The region which comprises of what is described as the Western Africa region indicates significant disparities in healthcare as compared to the more developed societies such as Europe and the US. These disparities in healthcare are influenced the widely varying socioeconomic health determinants and they tend to impact more heavily on subpopulations within this general population (Couttolenc, 13). In specific, the most vulnerable groups include the women, the children and the elderly. The high rates of infant mortality and pregnant mothers’ mortalities are a reflection of the vulnerability of these two groups. On the other hand, the low life expectancy is a reflection of the low quality of life that people in old age experience and the risk of early deaths before they attain an fairly old age like it would be in the developed regions (Gilbert, Tal and Leah Gilbert, 247). There are various influencing factors that have led to this situation; on one hand are the prevalent poverty rates within the region and the lack of effective government structures to ensure that even the available scarce resources are distributed to manage these disparities (Braveman, S152). On the other hand, the limited access to care influenced by high costs of care and unavailability of care facilities that are available to the remote populations has played its fairly significant role in the current trends. Further, the lack of enough personnel to serve these populations has led to a very strained healthcare system in these regions and thus limiting its effectiveness to serve a needy population (Falola, Toyin and Steven, 47).
RECOMMENDATIONS:
The depth of problems that characterize the healthcare systems in this region and the limited resources within the region coupled with the bureaucratic nature of governments implies that more partners have to come in to help in resolving the prevailing challenges. One major strategy is to partner with international organizations such as AMREF and the Global health council to outsource healthcare personnel to work in these regions in partnerships with the existing workforce (Holtz, 74). This will however call for a plan that will provide for better remunerations fro these personnel as a source of motivation. This partnership will include the governments in these regions as well as the community based groups within the region to help in the health promotion programs as part of the complementary roles that reduce the workload on the existing and new workforce that will be provided through this partnership. The governments through their respective health departments will play the role of setting up infrastructure while the other partners will work on the supply and remunerations of the personnel (Braveman, S155). The costs for medications and the other processes will be co-shared between the governments and the partners. The purpose of this program and the partnership is to help strandline the quality of operations of the healthcare system so that it reaches the needy groups and the available resources are managed to impact positively on them. Similarly, the community based groups involvement will play a key role in education and health promotion as strategies to endear people to take the personal responsibility to seek access to care. There is a need to shift the healthcare policy away from the notion that it is built on economic development and recognize its role in human development for vulnerable groups; that will be the purpose of this program (Gilbert, Tal and Leah Gilbert, 255).
Works cited
Braveman, Paula A., et al. "Health disparities and health equity: the issue is justice." American Journal of Public Health 101.S1 (2011): S149-S155.

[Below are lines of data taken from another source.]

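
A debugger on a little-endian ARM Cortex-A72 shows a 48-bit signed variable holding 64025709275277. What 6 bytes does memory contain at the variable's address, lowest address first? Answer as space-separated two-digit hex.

8D 68 A8 25 3B 3A

64025709275277 in hexadecimal, padded to 48 bits, is 0x3A3B25A8688D.
Split into bytes (most-significant first): 3A 3B 25 A8 68 8D.
Little-endian: lowest address holds the least-significant byte.
So at ascending addresses the bytes are 8D 68 A8 25 3B 3A.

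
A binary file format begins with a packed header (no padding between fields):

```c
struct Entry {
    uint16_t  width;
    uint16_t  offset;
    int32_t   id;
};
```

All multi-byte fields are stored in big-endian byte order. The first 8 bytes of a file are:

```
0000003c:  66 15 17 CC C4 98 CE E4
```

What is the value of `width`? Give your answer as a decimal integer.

26133

`width` is the first field, at byte offset 0, occupying 2 bytes.
Bytes at offsets 0..1: 66 15.
Big-endian stores the most-significant byte at the lowest address.
The bytes are already most-significant first: 0x6615.
0x6615 = 26133.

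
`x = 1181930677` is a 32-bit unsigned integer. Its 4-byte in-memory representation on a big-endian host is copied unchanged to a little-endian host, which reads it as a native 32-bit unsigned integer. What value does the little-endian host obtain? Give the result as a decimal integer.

1181930677 in 32-bit hexadecimal is 0x4672D4B5.
Stored big-endian, the bytes at ascending addresses are 46 72 D4 B5.
Read back as little-endian, the first byte is least significant, giving 0xB5D47246.
0xB5D47246 = 3050598982.

3050598982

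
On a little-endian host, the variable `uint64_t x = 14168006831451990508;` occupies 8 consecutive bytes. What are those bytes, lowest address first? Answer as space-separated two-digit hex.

14168006831451990508 in hexadecimal, padded to 64 bits, is 0xC49EDF25DC00E9EC.
Split into bytes (most-significant first): C4 9E DF 25 DC 00 E9 EC.
Little-endian: lowest address holds the least-significant byte.
So at ascending addresses the bytes are EC E9 00 DC 25 DF 9E C4.

EC E9 00 DC 25 DF 9E C4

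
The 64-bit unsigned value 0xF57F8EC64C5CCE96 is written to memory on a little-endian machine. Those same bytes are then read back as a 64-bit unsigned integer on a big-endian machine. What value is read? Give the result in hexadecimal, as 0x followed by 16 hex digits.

Stored little-endian, the bytes at ascending addresses are 96 CE 5C 4C C6 8E 7F F5.
Read back as big-endian, the last byte is least significant, giving 0x96CE5C4CC68E7FF5.

0x96CE5C4CC68E7FF5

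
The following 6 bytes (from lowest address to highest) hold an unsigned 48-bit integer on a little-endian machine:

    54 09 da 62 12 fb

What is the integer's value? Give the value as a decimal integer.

In little-endian order the low byte comes first in memory.
Reassemble most-significant byte first: FB 12 62 DA 09 54 → 0xFB1262DA0954.
0xFB1262DA0954 = 276056386439508.

276056386439508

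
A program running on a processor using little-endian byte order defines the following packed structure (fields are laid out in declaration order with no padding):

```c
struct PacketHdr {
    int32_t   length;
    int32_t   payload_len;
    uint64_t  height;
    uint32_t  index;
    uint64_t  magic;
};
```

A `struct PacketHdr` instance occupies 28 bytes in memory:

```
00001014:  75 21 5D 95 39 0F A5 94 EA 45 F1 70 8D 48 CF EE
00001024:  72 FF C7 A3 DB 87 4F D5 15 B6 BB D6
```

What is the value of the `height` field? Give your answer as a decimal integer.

17208052473528403434

`height` follows `length` (4 B), `payload_len` (4 B), so it starts at offset 4 + 4 = 8 and occupies 8 bytes.
Bytes at offsets 8..15: EA 45 F1 70 8D 48 CF EE.
Little-endian stores the least-significant byte at the lowest address.
Reassemble most-significant byte first: EE CF 48 8D 70 F1 45 EA → 0xEECF488D70F145EA.
0xEECF488D70F145EA = 17208052473528403434.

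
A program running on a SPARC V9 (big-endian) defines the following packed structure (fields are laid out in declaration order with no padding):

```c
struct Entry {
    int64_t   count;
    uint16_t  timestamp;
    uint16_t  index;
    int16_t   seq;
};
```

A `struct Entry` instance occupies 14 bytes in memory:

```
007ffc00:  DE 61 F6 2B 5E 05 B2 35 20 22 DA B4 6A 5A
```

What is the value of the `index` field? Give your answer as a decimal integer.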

Couttolenc, Bernard F. Decentralization and governance in the Ghana health sector. World Bank Publications, 2012.
Falola, Toyin, and Steven J. Salm, eds. Globalization and urbanization in Africa. Africa World Press, 2004.
Gilbert, Tal, and Leah Gilbert. "Globalisation and local power: influences on health matters in South Africa." Health Policy 67.3 (2004): 245-255.
Holtz, Carol. Global Health Care: Issues and Policies. 2nd ed. Sudbury: Jones and Bartlett Publishers, 2014. Print.